Denn es wird mit dem Hilfsmittel nicht in erster Linie auf den
regelwidrigen bzw funktional beeinträchtigten Körperzustand mit
dem Ziel der Heilung oder Besserung in einem kurativ-
therapeutischen Sinne eingewirkt. Vielmehr bleibt der vom Regelfall
abweichende Körper- oder Geisteszustand als solcher trotz
Einsatzes des Hilfsmittels im Wesentlichen unverändert. Das
Vorgehen beim Einsatz von Hilfsmitteln gleicht vielmehr
hauptsächlich die Funktionsbeeinträchtigung aus oder ersetzt die
beeinträchtigte Funktion, um dem Versicherten wieder eine
vollständige oder zumindest weniger beeinträchtigte Teilhabe in der
Gesellschaft zu ermöglichen. Es setzt mithin - selbst wenn es dem
unmittelbaren Behinderungsausgleich zuzurechnen ist - vorrangig
erst an den Folgen des medizinisch dann häufig schon
austherapierten regelwidrigen Körper- oder Geisteszustands an und
dient nicht (mehr) dessen Behandlung oder gar Wiederherstellung.
35
d) Diese systematische Abgrenzung und teilweise Zuordnung der
Hilfsmittel zum Bereich der medizinischen Rehabilitation wird
bestätigt durch die - auf § 92 Abs 1 S 2 Nr 5 SGB V beruhende -
Reha-RL des GBA vom 16.3.2004
(BAnz Nr 63 S 6769, in Kraft getreten am 1.4.2004, zuletzt geändert
durch Beschluss vom 16.3.2017, BAnz AT 8.6.2017 B1, in Kraft
getreten am 9.6.2017)
sowie die - durch § 92 Abs 1 S 2 Nr 6 SGB V ermächtigte - Richtlinie
des GBA über die Verordnung von Hilfsmitteln in der
vertragsärztlichen Versorgung
(HilfsM-RL vom 21.12.2011/15.3.2012, BAnz AT 10.4.2012 B2, in
Kraft getreten am 1.4.2012, zuletzt geändert durch Beschluss des
GBA vom 24.11.2016, BAnz AT 16.2.2017 B3, in Kraft getreten am
17.2.2017)
.
36
Die Reha-RL bezieht sich nur auf Leistungen zur medizinischen
Rehabilitation nach § 11 Abs 2 SGB V iVm §§ 40, 41 SGB V, die in
oder durch Einrichtungen erbracht werden, mit denen ein
Versorgungsvertrag besteht (vgl § 2 Abs 2 und 3 Reha-RL) und
nimmt andere Leistungen zur medizinischen Rehabilitation - zB
solche, die in den Zuständigkeitsbereich anderer
Rehabilitationsträger fallen, oder die Früh- und
Anschlussrehabilitation - ausdrücklich von ihrem Geltungsbereich
aus (vgl § 3 Reha-RL). Es handelt sich daher insoweit um die
Bestimmung des Geltungsbereichs der Richtlinie, nicht um eine
Begriffsbestimmung für Leistungen zur medizinischen Rehabilitation.

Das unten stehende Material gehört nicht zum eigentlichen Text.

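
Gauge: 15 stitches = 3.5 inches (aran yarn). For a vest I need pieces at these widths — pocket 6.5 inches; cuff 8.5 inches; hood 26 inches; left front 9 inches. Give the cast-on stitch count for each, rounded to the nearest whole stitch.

Rate = 15/3.5 = 4.286 sts per in.
pocket: 6.5 × 4.286 = 27.86 → 28.
cuff: 8.5 × 4.286 = 36.43 → 36.
hood: 26 × 4.286 = 111.43 → 111.
left front: 9 × 4.286 = 38.57 → 39.

pocket 28; cuff 36; hood 111; left front 39.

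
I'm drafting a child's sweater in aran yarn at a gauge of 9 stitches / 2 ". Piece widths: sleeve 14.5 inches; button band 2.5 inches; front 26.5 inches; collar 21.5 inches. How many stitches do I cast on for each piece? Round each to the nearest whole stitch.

sleeve 65; button band 11; front 119; collar 97.

Rate = 9/2 = 4.5 sts per in.
sleeve: 14.5 × 4.5 = 65.25 → 65.
button band: 2.5 × 4.5 = 11.25 → 11.
front: 26.5 × 4.5 = 119.25 → 119.
collar: 21.5 × 4.5 = 96.75 → 97.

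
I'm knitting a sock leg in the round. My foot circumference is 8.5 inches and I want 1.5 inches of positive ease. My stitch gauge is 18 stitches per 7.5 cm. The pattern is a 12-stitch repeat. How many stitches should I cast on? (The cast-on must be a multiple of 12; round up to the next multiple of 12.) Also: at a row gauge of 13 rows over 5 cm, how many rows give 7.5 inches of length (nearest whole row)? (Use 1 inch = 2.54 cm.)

Finished = 8.5 + 1.5 = 10 inches.
10 inches × 2.54 = 25.40 cm.
18/7.5 = 2.4 sts per cm; 25.40 × 2.4 = 60.96 sts.
Next multiple of 12 → 72.
7.5 inches = 19.05 cm; × 2.6 = 49.53 → 50 rows.

Cast on 72 stitches; work 50 rows.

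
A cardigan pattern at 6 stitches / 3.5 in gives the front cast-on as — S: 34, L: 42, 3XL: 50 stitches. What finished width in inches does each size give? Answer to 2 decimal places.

6/3.5 = 1.714 sts per in.
S: 34 / 1.714 = 19.833 → 19.83 in.
L: 42 / 1.714 = 24.500 → 24.50 in.
3XL: 50 / 1.714 = 29.167 → 29.17 in.

S 19.83 inches; L 24.50 inches; 3XL 29.17 inches.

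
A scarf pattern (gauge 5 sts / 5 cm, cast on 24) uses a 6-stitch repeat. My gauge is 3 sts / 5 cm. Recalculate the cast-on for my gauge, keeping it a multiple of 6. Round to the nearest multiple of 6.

Cast on 12 stitches.

24 × 3 / 5 = 14.40.
Nearest multiple of 6: 12.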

Soweit nach § 4 Abs 3 Reha-RL "einzelne Leistungen der kurativen
Versorgung (z.B. Heil- oder Hilfsmittel) oder deren Kombination … für
sich allein noch keine Leistung zur medizinischen Rehabilitation im
Sinne dieser Richtlinie" darstellen, entspricht die darin enthaltene
Unterscheidung zwischen Leistungen der kurativen Versorgung und
Leistungen zur medizinischen Rehabilitation der hier
vorgenommenen Abgrenzung.
37
Auch bei Erlass der HilfsM-RL ging der GBA ersichtlich davon aus,
dass es sich bei der Verordnung eines Hilfsmittels in der
vertragsärztlichen Versorgung durchaus auch um eine Leistung zur
medizinischen Rehabilitation handeln kann. Nach § 3 Abs 1 S 2
HilfsM-RL sind bei der Verordnung von Hilfsmitteln die in § 26 Abs 1
SGB IX aF genannten Rehabilitationsziele zu beachten, soweit eine
Zuständigkeit der GKV besteht. § 10 Abs 2 HilfsM-RL normiert
ausdrücklich eine Beratungspflicht der Vertragsärzte und
Krankenkassen über Leistungen zur Teilhabe und die Möglichkeit
einer trägerübergreifenden Beratung, wenn Hilfsmittel als Leistung
zur medizinischen Rehabilitation verordnet werden sollen.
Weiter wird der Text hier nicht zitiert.